Mrs Banham recalls childhood days out

Interviewer: [00:00:01] Did you ever go on boat trips to Eccleston Ferry?

Mrs. Banham: [00:00:03] Oh, yes, yes. Always. That was a great treat on bank holidays. There were steamers, no motor boats then. There were steamers and they were lovely because there was no noise of the engines or anything. And Bithel’s, there were Bithel’s and Millingtons and you would get on. Didn’t cost very much, get, and they, you paid on when you got on, so they would come round with tickets. But there was always music because I can remember a lady and the gentleman used to get on, he used to come down Souter’s Lane. They must have come from somewhere else by train I think. And she played the harp and on one of these steamers there was a lovely little small piano which was a fixture. And so you’d have the piano harp playing and they would go around and have a collection. And then another couple with two brothers called the Massey Brothers, and I think one played a piccolo and they played music, anyhow. It was lovely. And you really did go to Eccleston Ferry.

Interviewer: [00:01:20] And you got off?

Mrs. Banham: [00:01:21] Yes. And you got off and er then you could go… And you got off on the side of Eccleston Ferry, where there, where you could buy tea, have teas and where there was.. But to come back you have to cross over to the other side. But you could come back on any steamer. Didn’t have to be the same one that you went on. And they had this, er, sort of like a platform which took you across the river and the man, it was on chains, you see, he’d turn the handle and everything horses and carts and everything. And that was built in Chester. That was the only way to get across the river.

Interviewer: [00:02:12] I suppose very often it was the only sort of outing a lot of people had.

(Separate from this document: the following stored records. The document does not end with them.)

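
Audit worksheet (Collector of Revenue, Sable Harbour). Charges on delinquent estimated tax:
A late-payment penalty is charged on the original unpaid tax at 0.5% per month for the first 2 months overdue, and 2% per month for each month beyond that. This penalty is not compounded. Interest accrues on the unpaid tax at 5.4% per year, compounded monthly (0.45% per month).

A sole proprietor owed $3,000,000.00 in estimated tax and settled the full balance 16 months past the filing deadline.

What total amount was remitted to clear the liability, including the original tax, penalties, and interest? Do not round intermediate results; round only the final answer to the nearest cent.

Penalty, months 1–2: 2 × 0.5% × $3,000,000.00 = $30,000.00
Penalty, months 3–16: 14 × 2% × $3,000,000.00 = $840,000.00
Interest: $3,000,000.00 × ((1 + 0.0045)^16 − 1) = $3,000,000.00 × 0.0744818… = $223,445.3533…
Total = $3,000,000.00 + $870,000.0000 + $223,445.3533… = $4,093,445.35

$4,093,445.35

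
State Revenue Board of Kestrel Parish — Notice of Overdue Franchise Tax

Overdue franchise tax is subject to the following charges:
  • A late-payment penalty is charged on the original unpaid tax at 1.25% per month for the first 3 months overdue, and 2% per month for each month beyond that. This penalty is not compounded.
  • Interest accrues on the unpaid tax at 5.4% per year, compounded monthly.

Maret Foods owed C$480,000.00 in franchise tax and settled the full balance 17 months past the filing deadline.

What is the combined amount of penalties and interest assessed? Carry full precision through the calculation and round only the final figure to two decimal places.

Penalty, months 1–3: 3 × 1.25% × C$480,000.00 = C$18,000.00
Penalty, months 4–17: 14 × 2% × C$480,000.00 = C$134,400.00
Interest (5.4%/yr ÷ 12 = 0.45%/month): C$480,000.00 × ((1 + 0.0045)^17 − 1) = C$38,072.1372…
Penalties + interest = C$152,400.0000 + C$38,072.1372… = C$190,472.14

C$190,472.14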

Mrs. Banham: [00:02:16] Well, yes, it was. And I mean, we’d have a Sunday school outing up there and you’d run races just for a few sweets and things like that. Everything was very simple those days, but we loved it. And on the one side of Eccleston, there was a, it’s a big rock, and underneath it there was some people that had a trestle table and they sold erm pop, as we called it, and sweets and odds and ends. And it was a special favour given to them by the Duke for some, something they had done. No one else ever had it. And er, and there used to be an old man, played an organ, and it was a square organ on the top of a pole. And he turned the handle and we used to call him old Gary. I can remember him as vivid as anything. Yes.